Energy is an important and exciting topic not only in the MIE department, but at UMass Amherst more generally. We contribute to this important national priority through our work on wind energy, energy efficiency, and energy economics and policy. We have the nation’s foremost graduate wind energy research program, developing cutting edge research solutions to issues ranging from turbine dynamics and controls to wind resource assessment. The University of Massachusetts Center for Energy Efficiency and Renewable Energy, founded in 1997, is a national leader in industrial energy efficiency and combined heat and power. We approach energy efficiency and energy technology R&D policy from multiple perspectives, combining deep technological knowledge in thermodynamics, mechanical design, and operations research, with an understanding of the economic, social, political, and environmental drivers that are key to effecting changes on the ground.

  • Erin Baker (Energy Transition Institute)
  • Dragoljub (Beka) Kosanovic
  • Matthew A. Lackner (Wind Energy Center)
  • James F. Manwell  (Wind Energy Center)
  • Jon McGowan  (Wind Energy Center)
  • Yaha Modarres-Sadeghi
  • Krish Thiagarajan Sharman
  • David Schmidt
  • Golbon Zakeri

In the design group, our labs conduct research in engineering analysis models and ontologies, finite element analysis models of biological and biomechanical systems, the development of pedagogical tools for supporting engineering education and mechatronics and robotics research focusing on powered exoskeletons and intelligent prosthetics. We use industry standard computer software packages. We also strongly encourage innovative research through our "Partnerships for Innovation Program."

The manufacturing program at the University of Massachusetts Amherst Mechanical Engineering program is centered around the Injection Molding Lab. This lab is involved in numerous research topics involving injection molding. The research work is both numerical and experimental. Typical research area ranges from optimization of injection molding process, minimization of birefringence and residual stress, processing of biodegradable nanocomposite, application of rapid thermal response molding, micro injection molding. Most of the research work is carried out in close coordination with industries in an effort to solve industrial problems.

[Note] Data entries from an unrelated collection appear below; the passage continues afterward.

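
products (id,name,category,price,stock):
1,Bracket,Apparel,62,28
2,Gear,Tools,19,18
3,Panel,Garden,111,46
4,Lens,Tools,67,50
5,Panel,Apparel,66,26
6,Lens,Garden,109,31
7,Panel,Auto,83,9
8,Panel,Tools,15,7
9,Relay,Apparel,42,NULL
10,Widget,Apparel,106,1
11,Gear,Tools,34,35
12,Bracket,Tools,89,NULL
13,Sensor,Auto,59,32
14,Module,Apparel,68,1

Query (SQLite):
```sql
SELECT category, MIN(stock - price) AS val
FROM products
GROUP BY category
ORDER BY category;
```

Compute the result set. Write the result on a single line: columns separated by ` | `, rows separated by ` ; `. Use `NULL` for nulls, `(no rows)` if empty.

For each row compute stock - price.
Group by category; take MIN of the expression per group.
  Apparel: ids {1, 5, 9, 10, 14} → MIN(stock - price)=-105
  Auto: ids {7, 13} → MIN(stock - price)=-74
  Garden: ids {3, 6} → MIN(stock - price)=-78
  Tools: ids {2, 4, 8, 11, 12} → MIN(stock - price)=-17

Apparel | -105 ; Auto | -74 ; Garden | -78 ; Tools | -17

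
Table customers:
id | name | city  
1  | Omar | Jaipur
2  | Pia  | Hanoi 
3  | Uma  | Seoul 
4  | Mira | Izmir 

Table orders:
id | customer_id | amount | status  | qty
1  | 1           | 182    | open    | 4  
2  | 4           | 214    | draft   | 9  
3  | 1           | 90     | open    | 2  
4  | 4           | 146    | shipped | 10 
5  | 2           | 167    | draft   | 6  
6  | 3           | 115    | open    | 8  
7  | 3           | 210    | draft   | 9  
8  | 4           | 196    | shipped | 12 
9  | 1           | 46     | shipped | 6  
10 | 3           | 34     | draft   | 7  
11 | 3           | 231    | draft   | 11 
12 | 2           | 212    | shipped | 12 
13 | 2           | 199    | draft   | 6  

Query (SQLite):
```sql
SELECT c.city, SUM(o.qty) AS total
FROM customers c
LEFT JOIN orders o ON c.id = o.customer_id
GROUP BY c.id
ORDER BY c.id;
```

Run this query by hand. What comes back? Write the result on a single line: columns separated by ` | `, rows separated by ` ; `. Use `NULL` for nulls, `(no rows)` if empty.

LEFT JOIN keeps every customers row; unmatched ones get NULL for orders columns.
Group by customers.id and compute SUM(o.qty). SUM over an all-NULL group is NULL.
  1: ids {1, 3, 9} → SUM(o.qty)=12
  2: ids {5, 12, 13} → SUM(o.qty)=24
  3: ids {6, 7, 10, 11} → SUM(o.qty)=35
  4: ids {2, 4, 8} → SUM(o.qty)=31

Jaipur | 12 ; Hanoi | 24 ; Seoul | 35 ; Izmir | 31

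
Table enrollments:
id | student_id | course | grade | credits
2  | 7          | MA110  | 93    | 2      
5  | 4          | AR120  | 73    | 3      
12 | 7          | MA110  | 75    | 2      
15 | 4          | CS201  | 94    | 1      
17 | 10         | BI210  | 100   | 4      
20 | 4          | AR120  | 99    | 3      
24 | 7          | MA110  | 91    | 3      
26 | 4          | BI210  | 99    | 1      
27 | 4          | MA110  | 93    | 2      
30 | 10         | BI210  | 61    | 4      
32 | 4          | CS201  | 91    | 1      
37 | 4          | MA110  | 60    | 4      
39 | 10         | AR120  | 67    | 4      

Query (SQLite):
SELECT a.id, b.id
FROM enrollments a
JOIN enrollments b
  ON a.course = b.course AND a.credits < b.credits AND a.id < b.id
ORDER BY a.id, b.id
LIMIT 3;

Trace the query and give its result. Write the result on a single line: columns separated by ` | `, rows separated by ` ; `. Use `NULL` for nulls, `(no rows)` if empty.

2 | 24 ; 2 | 37 ; 5 | 39

Pairs (a,b) with same course, a.credits < b.credits, a.id < b.id.
course groups: AR120:{5,20,39} BI210:{17,26,30} CS201:{15,32} MA110:{2,12,24,27,37}
Ordered by (a.id, b.id); first 3.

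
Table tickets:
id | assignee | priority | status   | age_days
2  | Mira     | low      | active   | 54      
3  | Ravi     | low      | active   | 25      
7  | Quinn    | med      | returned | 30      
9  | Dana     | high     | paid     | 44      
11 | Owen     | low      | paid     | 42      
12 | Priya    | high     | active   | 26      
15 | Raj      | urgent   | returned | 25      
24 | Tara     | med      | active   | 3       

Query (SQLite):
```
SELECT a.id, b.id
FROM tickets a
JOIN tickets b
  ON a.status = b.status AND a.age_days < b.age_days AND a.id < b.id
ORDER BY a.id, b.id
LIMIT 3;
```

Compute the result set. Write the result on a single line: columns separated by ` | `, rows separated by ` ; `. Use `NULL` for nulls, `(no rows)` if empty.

3 | 12

Pairs (a,b) with same status, a.age_days < b.age_days, a.id < b.id.
status groups: active:{2,3,12,24} paid:{9,11} returned:{7,15}
Ordered by (a.id, b.id); first 3.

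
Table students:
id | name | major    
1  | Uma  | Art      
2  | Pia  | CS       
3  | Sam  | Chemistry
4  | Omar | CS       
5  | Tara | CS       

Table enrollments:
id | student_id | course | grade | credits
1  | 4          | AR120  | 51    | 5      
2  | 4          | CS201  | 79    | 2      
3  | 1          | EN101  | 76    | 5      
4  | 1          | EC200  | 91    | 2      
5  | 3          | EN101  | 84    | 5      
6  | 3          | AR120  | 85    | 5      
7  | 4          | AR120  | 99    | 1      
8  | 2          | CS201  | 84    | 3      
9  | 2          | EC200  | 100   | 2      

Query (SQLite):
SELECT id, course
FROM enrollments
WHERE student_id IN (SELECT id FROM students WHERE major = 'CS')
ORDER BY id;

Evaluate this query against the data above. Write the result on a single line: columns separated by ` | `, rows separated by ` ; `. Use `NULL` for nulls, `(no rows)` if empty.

1 | AR120 ; 2 | CS201 ; 7 | AR120 ; 8 | CS201 ; 9 | EC200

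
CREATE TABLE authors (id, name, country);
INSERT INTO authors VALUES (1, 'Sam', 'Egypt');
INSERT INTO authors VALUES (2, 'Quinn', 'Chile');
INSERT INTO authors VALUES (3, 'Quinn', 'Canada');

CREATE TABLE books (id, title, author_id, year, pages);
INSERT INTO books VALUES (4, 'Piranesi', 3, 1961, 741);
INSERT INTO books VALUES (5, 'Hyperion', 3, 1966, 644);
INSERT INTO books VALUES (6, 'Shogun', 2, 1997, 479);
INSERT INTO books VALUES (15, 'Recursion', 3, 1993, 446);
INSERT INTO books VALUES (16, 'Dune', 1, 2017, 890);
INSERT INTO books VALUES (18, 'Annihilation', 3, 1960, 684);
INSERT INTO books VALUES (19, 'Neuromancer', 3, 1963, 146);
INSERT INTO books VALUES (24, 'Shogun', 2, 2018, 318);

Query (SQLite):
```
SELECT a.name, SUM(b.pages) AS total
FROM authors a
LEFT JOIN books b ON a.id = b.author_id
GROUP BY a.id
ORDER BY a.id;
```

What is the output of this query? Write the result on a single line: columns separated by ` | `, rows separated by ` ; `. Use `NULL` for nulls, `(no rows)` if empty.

Sam | 890 ; Quinn | 797 ; Quinn | 2661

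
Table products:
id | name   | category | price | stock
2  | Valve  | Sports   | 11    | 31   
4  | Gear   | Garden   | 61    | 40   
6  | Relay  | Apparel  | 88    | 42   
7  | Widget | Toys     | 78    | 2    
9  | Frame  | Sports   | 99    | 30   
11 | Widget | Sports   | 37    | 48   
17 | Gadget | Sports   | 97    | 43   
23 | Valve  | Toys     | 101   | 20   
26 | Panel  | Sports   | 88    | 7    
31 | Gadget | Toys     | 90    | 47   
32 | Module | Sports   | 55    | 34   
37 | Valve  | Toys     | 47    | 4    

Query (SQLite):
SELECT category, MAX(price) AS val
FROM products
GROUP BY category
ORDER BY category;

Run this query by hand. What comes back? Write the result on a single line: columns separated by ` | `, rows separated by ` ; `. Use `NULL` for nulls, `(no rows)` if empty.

Partition products by category; compute MAX(price) within each group.
  Apparel: ids {6} → MAX(price)=88
  Garden: ids {4} → MAX(price)=61
  Sports: ids {2, 9, 11, 17, 26, 32} → MAX(price)=99
  Toys: ids {7, 23, 31, 37} → MAX(price)=101

Apparel | 88 ; Garden | 61 ; Sports | 99 ; Toys | 101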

In the Human Factors Group, we design products, interfaces, and systems that make peoples’ lives more safe, healthy, enjoyable and productive. We use a state-of-the-art driving simulator to study the effects of in-vehicle technologies on driver performance and collaborate with physicians and nurses to design information systems that help care providers co-manage patients’ chronic diseases. By designing systems that account for how people see, hear, think, and physically function, our research is leading to transportation and healthcare systems that save lives and money.

In the Robotics and Mechatronics group, we use studies of human motion and motor control to guide our research in making robots more useful and natural for people to physically interact with. Research topics span physical human-robot interaction, prosthetic and exoskeleton design and control, new sensing platforms, and mechatronic system architecture design.